Bank and Financial Account Schemes

Some mass-marketing fraud schemes involve phishing, vishing and impersonation to dupe potential victims into providing their financial account information. Once obtained, the perpetrator has access to accounts and can charge goods to victims accounts or siphon off their funds. Obtaining financial information also gives the perpetrator the means to commit identity fraud. Here’s a couple of examples:

Monetary Authority of Singapore warns of phishing scams targeting bank account info.

Scotland Police warns of vishing scams targeting banking information.

Investment Opportunity Schemes

Proponents of investment and money-making opportunities usually make their deals seem like a sure thing. However, usually the higher the reward, the higher the risk. Two types of investment opportunity scams are, Pump and Dump, and the Pyramid Scheme.

Pump and Dump

In the pump and dump scam, scammers spread fraudulent information causing dramatic price increases—the pump. Next, stock holdings are immediately sold—the dump. This results in profits before the stock price returns to its usual level. Ultimately, stock buyers unaware of the fraudulent information become victims of the scheme once the price falls.

Pyramid Scheme

According to the U.S. Securities and Exchange Commissions, in the classic pyramid scheme, participants attempt to make money solely by recruiting new participants into the program. The hallmark of these schemes is the promise of sky-high returns in a short period of time.  Related to the pyramid scheme is the ponzi scheme. An example of a cryptocurrency ponzi scheme can be found here.

ICO Pump and Dump

The Security Exchange Commissions (SEC) issued a warning in 2017 regarding companies that promote an upcoming Initial Coin Offering (ICO) to boost the price of their shares (the pump) and cash out (the dump) when victims buy in. The SEC issued trading suspensions on the common stock of First Bitcoin Capital Corp, CIAO Group, Strategic Global, and Sunshine Capital for claims made regarding their investments in ICOs or touted coin/token related news.

Psychology of Scams

The assumption might be that a person is susceptible to scams because they know very little about the content of the scam. However, this study done in the UK indicates that scam victims often have a better than average knowledge in the area of the scam content. For example, it seems that people who have experience with playing legitimate lotteries are more likely to fall for a scam in this area.

What You Can Do

The Justice Department recommends these basic steps to reduce the risk of falling victim to Mass-Marketing Fraud:

  • Remove your name from solicitation lists. Additionally, you may opt out of direct mail and email offers at credit card offers at or (888) 567-8688, and online cookie collecting at;
  • Shred suspicious mail and do not respond to junk mail or emails from strangers;
  • Do not participate in or respond to claims that you have won a foreign lottery. Particularly any lottery or sweepstakes that you do not remember entering.
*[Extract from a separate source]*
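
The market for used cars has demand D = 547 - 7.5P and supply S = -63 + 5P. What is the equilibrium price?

P* = 48.8

Set D = S: 547 - 7.5P = -63 + 5P.
610 = 12.5P, so P* = 48.8.
Q* = 547 − 7.5(48.8) = 181.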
Participating in a foreign lottery is against the law.;
  • Get all offers in writing and independently verify credentials; and
  • Don’t deposit checks sent by companies that claim the check is for fees or taxes on lottery winnings or an inheritance from a long-lost relative. Before the bank discovers the check is counterfeit, the fraudster will request that you return a portion of the money via wire transfer.

In conclusion, if you have become a victim of a scam artist via Mass-Marketing Fraud, contact your local law enforcement office to file a police report. You can also file a report with your local District Attorney’s Office, your state’s Attorney General’s Office and with the FBI.